The program will end either when you press the kill button or when the program has gone 1 hour without finding any improvements. At that point, it will output two csv files, one indicating which course each student has been assigned to and one summarizing statistics about each course.
Download survey results from surveymonkey as 4 separate csv files for 9th, 10th, 11th and 12 graders' preferences. An exerpt from the 10th grade csv file might look something like this:
Email Address | First Name | Last Name | Gender | Grade | Student ID | Underwater Basket Weaving | Giant Gnome Construction | ... |
---|---|---|---|---|---|---|---|---|
[email protected] | alice | aliceton | F | 10 | ALI321 | 3 | ... | |
[email protected] | bob | bobstein | M | 10 | BOB123 | 2 | 1 | ... |
A given .csv file should only contain columns for the janterm courses that grade level is eligible to sign up for. Each row should represent one student, with the appropriate info filled in for each column. Gender should be indicated by the letter M or F, and grade should be indicated by an integer (9,10,11,12). In the columns for the different courses, there should be integers representing how much the students' preference level, where 1 indicates first choice, 2 indicates 2nd choice and so on. The program only considers top 5 choices, so the columns that are not in a students' top 5 may optionally be left blank - it makes no difference. In the above example, underwater basket weaving is alice's 3rd choice and giant gnome construction is not in her top 5. (Of course, the actual csv file would have more columns for more courses.)
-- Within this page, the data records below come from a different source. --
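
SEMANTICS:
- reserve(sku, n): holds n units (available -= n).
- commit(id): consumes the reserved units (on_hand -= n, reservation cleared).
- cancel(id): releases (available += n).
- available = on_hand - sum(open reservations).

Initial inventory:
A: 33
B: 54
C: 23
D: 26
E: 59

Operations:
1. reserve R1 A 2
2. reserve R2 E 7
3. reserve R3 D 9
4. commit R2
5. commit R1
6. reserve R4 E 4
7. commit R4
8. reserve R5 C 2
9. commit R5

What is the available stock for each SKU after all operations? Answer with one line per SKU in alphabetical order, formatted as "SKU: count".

Answer: A: 31
B: 54
C: 21
D: 17
E: 48

Derivation:
Step 1: reserve R1 A 2 -> on_hand[A=33 B=54 C=23 D=26 E=59] avail[A=31 B=54 C=23 D=26 E=59] open={R1}
Step 2: reserve R2 E 7 -> on_hand[A=33 B=54 C=23 D=26 E=59] avail[A=31 B=54 C=23 D=26 E=52] open={R1,R2}
Step 3: reserve R3 D 9 -> on_hand[A=33 B=54 C=23 D=26 E=59] avail[A=31 B=54 C=23 D=17 E=52] open={R1,R2,R3}
Step 4: commit R2 -> on_hand[A=33 B=54 C=23 D=26 E=52] avail[A=31 B=54 C=23 D=17 E=52] open={R1,R3}
Step 5: commit R1 -> on_hand[A=31 B=54 C=23 D=26 E=52] avail[A=31 B=54 C=23 D=17 E=52] open={R3}
Step 6: reserve R4 E 4 -> on_hand[A=31 B=54 C=23 D=26 E=52] avail[A=31 B=54 C=23 D=17 E=48] open={R3,R4}
Step 7: commit R4 -> on_hand[A=31 B=54 C=23 D=26 E=48] avail[A=31 B=54 C=23 D=17 E=48] open={R3}
Step 8: reserve R5 C 2 -> on_hand[A=31 B=54 C=23 D=26 E=48] avail[A=31 B=54 C=21 D=17 E=48] open={R3,R5}
Step 9: commit R5 -> on_hand[A=31 B=54 C=21 D=26 E=48] avail[A=31 B=54 C=21 D=17 E=48] open={R3}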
Course sizes should be indicated in a csv file. The csv file should have 2 columns, one for course titles and one for maximum sizes. An example csv might look like this:
default | 22 |
---|---|
underwater basket weaving | 18 |
giant gnome construction | 15 |
This would indicate that basket weaving can take 18 students, gnome construction can take 15 and all other classes can take 22. You must include at least the one line for default, and you can include as many exceptions as you want.